A leading think tank warns that rising prices following the fall in sterling in the wake of the Brexit referendum means millions of low-income families will experience a reduction in real income.
The Institute of Fiscal Studies say 11.5 million families in the UK will lose an average of £100 more per year on top of the £260 they will be expected to lose as a result of a benefit freeze.
Normally, many low-income families receiving government support in terms of benefits and tax credits would be at least partially protected against price rises by annual increases in line with the Consumer Price Index (CPI).
The IFS warn rising inflation will worsen the effect of the 4-year benefit freeze on UK’s low-income families. Image: pixabay
However, in the July 2015 Budget, the government said most working-age benefit and tax credit rates would be frozen in cash terms for the next 4 tax years (to March 2020).
The measure was introduced as part of an attempt to reduce annual social security spending by £12 billion.
The IFS say that as the picture looked in March 2016, the 4-year benefit freeze meant 11.5 million families were expected to lose an average of £260 a year. This would result in a government saving of £3.0 billion in 2019-2020.

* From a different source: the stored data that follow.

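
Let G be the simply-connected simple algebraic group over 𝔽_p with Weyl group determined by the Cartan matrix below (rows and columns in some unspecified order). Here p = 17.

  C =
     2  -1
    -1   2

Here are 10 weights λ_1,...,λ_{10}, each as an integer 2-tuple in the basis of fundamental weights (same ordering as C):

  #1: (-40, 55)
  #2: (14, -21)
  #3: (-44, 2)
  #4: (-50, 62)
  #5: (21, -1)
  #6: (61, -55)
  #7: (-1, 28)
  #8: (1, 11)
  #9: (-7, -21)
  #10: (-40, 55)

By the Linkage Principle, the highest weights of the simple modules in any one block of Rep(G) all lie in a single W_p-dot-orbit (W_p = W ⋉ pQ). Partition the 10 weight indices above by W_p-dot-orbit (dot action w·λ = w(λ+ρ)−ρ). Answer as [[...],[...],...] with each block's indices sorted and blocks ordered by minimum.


Cartan matrix: type A_2 (|W|=6); un-permuting the 2 rows.

Each λ_j+ρ reduced to Ā_17; 2-tuples below use C's row order:

  1: (12, 5)
  2: (2, 12)
  3: (8, 3)
  4: (2, 12)
  5: (12, 5)
  6: (8, 3)
  7: (12, 5)
  8: (2, 12)
  9: (8, 3)
  10: (12, 5)

Grouping the 10 weights by Ā_17-representative: 3 linkage classes.

[[1, 5, 7, 10], [2, 4, 8], [3, 6, 9]]


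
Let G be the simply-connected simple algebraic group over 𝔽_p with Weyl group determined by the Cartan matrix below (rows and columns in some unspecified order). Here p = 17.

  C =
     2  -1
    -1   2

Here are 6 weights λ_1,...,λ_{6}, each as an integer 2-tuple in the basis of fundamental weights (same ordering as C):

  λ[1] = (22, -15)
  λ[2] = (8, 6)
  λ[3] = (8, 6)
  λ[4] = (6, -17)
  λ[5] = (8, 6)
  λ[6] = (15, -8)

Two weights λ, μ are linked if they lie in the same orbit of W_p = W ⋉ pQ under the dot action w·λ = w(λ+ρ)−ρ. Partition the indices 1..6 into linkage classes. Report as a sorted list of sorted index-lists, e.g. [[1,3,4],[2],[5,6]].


C ↔ A_2 under row/col permutation; |W(A_2)| = 6.

Ā_17 reps of the 6 weights (A_2, coords as presented):

  λ_1+ρ ↦ (3, 8) · λ_2+ρ ↦ (9, 7) · λ_3+ρ ↦ (9, 7) · λ_4+ρ ↦ (9, 7) · λ_5+ρ ↦ (9, 7) · λ_6+ρ ↦ (9, 7)

Partition of {1..6} into 2 W_17-dot-orbits:

[[1], [2, 3, 4, 5, 6]]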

Inflation means benefit freeze is an even greater cut
However, in the light of the latest inflation forecasts from the International Monetary Fund (IMF), the policy now represents an even greater cut to affected benefits. The IFS say this means:
“The same 11.5 million families are now expected to lose an average of £360 a year (£100 a year more than expected in March), saving the government £4.2 billion in 2019-20 (i.e. an additional £1.2 billion over what was expected back in March).”
The think tank estimates families receiving more in benefits will suffer greater losses. If you take the 3.2 million families who only receive child benefit out of the equation, the average loss for higher inflation goes up to £140 a year.
This means, say the IFS, that low-income families will experience an originally anticipated average loss of £330 a year as an average loss of £470 a year.
Policy going in the wrong direction
The think tank notes that, “Setting benefit rates in cash terms rather than relative to prices is becoming something of a habit in the UK.”
However, they believe this is a move in the wrong direction for two reasons. First, from the government’s point of view, “this way of cutting benefits means the size of the cut and the saving to government depends on (unknown) future inflation.”
Second, from the point of view of the recipient, the purpose of benefits is to provide a minimum standard of living. This means their level should reflect the cost of the goods and services needed to support that standard. The IFS note concludes:
“While it is perfectly reasonable to argue – as the 2015 Conservative Party manifesto did – that the working age benefit system should be made less generous over this parliament, it is hard to see why the appropriate size of cut should be arbitrarily determined by the impact of movements in sterling on prices.”